The tour started with the Gekko Canoe Polo Tournament in Belgium before the players travelled to France for the global showpiece, however coach Chris de Bree’s visa never arrived sending the side to Europe without a coach.
A mammoth effort was then undertaken by the South Africans already in Belgium for the tournaments to transport the team and boats from the airport to Ghent and do some training sessions to prepare them for the tournament that weekend. Replacement coach, Don Wewege, who was a former coach of the u21 team and currently lives in Europe was roped in to coach and manage the team for the trip.
The team was not expecting much success in Gekko due to the turbulent start to the tour but surprised everyone with consistently improving game play and eventually finishing ninth in their divsion out of the 19 teams entered.

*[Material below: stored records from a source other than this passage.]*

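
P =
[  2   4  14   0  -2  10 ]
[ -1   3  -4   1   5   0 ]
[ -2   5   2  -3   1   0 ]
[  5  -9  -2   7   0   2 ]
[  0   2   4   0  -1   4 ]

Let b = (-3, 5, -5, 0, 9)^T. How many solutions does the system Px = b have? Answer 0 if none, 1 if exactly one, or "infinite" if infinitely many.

Row reduce the augmented matrix [P | b].
R2 ← R2 + (1/2)·R1: [0, 5, 3, 1, 4, 5, 7/2]
R3 ← R3 + R1: [0, 9, 16, -3, -1, 10, -8]
R4 ← R4 − (5/2)·R1: [0, -19, -37, 7, 5, -23, 15/2]
R3 ← R3 − (9/5)·R2: [0, 0, 53/5, -24/5, -41/5, 1, -143/10]
R4 ← R4 + (19/5)·R2: [0, 0, -128/5, 54/5, 101/5, -4, 104/5]
R5 ← R5 − (2/5)·R2: [0, 0, 14/5, -2/5, -13/5, 2, 38/5]
R4 ← R4 + (128/53)·R3: [0, 0, 0, -42/53, 21/53, -84/53, -728/53]
R5 ← R5 − (14/53)·R3: [0, 0, 0, 46/53, -23/53, 92/53, 603/53]
R5 ← R5 + (23/21)·R4: [0, 0, 0, 0, 0, 0, -11/3]
The echelon form has 5 nonzero rows; the last pivot sits in the augmented column, so rank(P) = 4 but rank([P|b]) = 5.
Since the ranks differ, the system is inconsistent.
It has no solutions.

0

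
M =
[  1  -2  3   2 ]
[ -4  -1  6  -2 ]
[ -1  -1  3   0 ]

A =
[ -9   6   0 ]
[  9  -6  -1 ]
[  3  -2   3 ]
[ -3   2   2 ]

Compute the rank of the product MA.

2

First compute MA:
[[-24,  16,  15],
 [ 51, -34,  15],
 [  9,  -6,  10]]
Now row reduce the product.
R2 ← R2 + (17/8)·R1: [0, 0, 375/8]
R3 ← R3 + (3/8)·R1: [0, 0, 125/8]
R3 ← R3 − (1/3)·R2: [0, 0, 0]
2 nonzero rows, so rank(MA) = 2.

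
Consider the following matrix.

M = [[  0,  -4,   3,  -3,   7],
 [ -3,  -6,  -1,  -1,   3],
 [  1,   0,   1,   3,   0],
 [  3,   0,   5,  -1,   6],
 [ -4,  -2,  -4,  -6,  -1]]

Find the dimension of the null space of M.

Row reduce to echelon form.
Swap R1 ↔ R2
R3 ← R3 + (1/3)·R1: [0, -2, 2/3, 8/3, 1]
R4 ← R4 + R1: [0, -6, 4, -2, 9]
R5 ← R5 − (4/3)·R1: [0, 6, -8/3, -14/3, -5]
R3 ← R3 − (1/2)·R2: [0, 0, -5/6, 25/6, -5/2]
R4 ← R4 − (3/2)·R2: [0, 0, -1/2, 5/2, -3/2]
R5 ← R5 + (3/2)·R2: [0, 0, 11/6, -55/6, 11/2]
R4 ← R4 − (3/5)·R3: [0, 0, 0, 0, 0]
R5 ← R5 + (11/5)·R3: [0, 0, 0, 0, 0]
3 nonzero rows, so rank(M) = 3.
M has 5 columns; by rank–nullity, nullity = 5 − 3 = 2.

2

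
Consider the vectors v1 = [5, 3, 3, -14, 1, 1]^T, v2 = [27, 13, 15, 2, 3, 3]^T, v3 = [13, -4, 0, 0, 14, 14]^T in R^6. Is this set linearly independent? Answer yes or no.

Form the matrix with these vectors as rows and row reduce.
R2 ← R2 − (27/5)·R1: [0, -16/5, -6/5, 388/5, -12/5, -12/5]
R3 ← R3 − (13/5)·R1: [0, -59/5, -39/5, 182/5, 57/5, 57/5]
R3 ← R3 − (59/16)·R2: [0, 0, -27/8, -999/4, 81/4, 81/4]
3 nonzero rows, so the 3 vectors span a space of dimension 3.
Since 3 = 3, the vectors are linearly independent.

yes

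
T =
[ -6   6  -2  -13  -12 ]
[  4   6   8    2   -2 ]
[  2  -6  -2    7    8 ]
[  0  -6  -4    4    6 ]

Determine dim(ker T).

3

Row reduce to echelon form.
R2 ← R2 + (2/3)·R1: [0, 10, 20/3, -20/3, -10]
R3 ← R3 + (1/3)·R1: [0, -4, -8/3, 8/3, 4]
R3 ← R3 + (2/5)·R2: [0, 0, 0, 0, 0]
R4 ← R4 + (3/5)·R2: [0, 0, 0, 0, 0]
2 nonzero rows, so rank(T) = 2.
T has 5 columns; by rank–nullity, nullity = 5 − 2 = 3.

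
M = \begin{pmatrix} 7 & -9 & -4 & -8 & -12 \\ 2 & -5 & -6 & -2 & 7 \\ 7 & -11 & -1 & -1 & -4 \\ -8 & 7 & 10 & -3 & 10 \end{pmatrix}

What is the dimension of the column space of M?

Row reduce to echelon form.
R2 ← R2 − (2/7)·R1: [0, -17/7, -34/7, 2/7, 73/7]
R3 ← R3 − R1: [0, -2, 3, 7, 8]
R4 ← R4 + (8/7)·R1: [0, -23/7, 38/7, -85/7, -26/7]
R3 ← R3 − (14/17)·R2: [0, 0, 7, 115/17, -10/17]
R4 ← R4 − (23/17)·R2: [0, 0, 12, -213/17, -303/17]
R4 ← R4 − (12/7)·R3: [0, 0, 0, -2871/119, -2001/119]
Echelon form has 4 nonzero rows, so rank(M) = 4.
The column space has dimension equal to the rank: 4.

4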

This was a successful opportunity for them to prepare for their first World Championship game two days later.
Getting to the World Championships was a difficult undertaking, however through the help of a number of other federations and the ICF, Team South Africa got their boats to France and were able to walk through the town with the South African flag waved high.
The team’s first game was against the New Zealand U21 men and the 7-0 defeat was a rude awakening to the extremely high level of canoe polo being played at these World Championships.
This seemed to light the fire under the players who came out guns blazing against eventual bronze medalists Italy. A vastly improved team had the Italians rattled and for a large part of the game with just a single goal separating the two teams. Eventually the power of the Italians won over and the scoreline changed rapidly in the final minutes.
This would set the trend for the tour as the team would, for the remaining games, play an extremely high level of polo, often holding very strong teams or leading comfortably and then run out of steam in the final minutes.
Their final game was a convincing win against Argentina resulting in a finishing position of 15th, just one place off auto-qualifying for the 2024 World Championships.
This is the closest a South African U21 team has come to auto-qualifying and a positive result for the sport. The team also had one of the toughest pools in the tournament with the other three teams of New Zealand, Italy and Spain all finishing in the top six and Spain becoming the world champions.
SA polo can be extremely proud of the level our U21 team produced at this tournament and this bodes well for future international tournaments.
Preparations are already being made to ensure the team qualifies for the 2024 World Championships in China at the African Champs next year.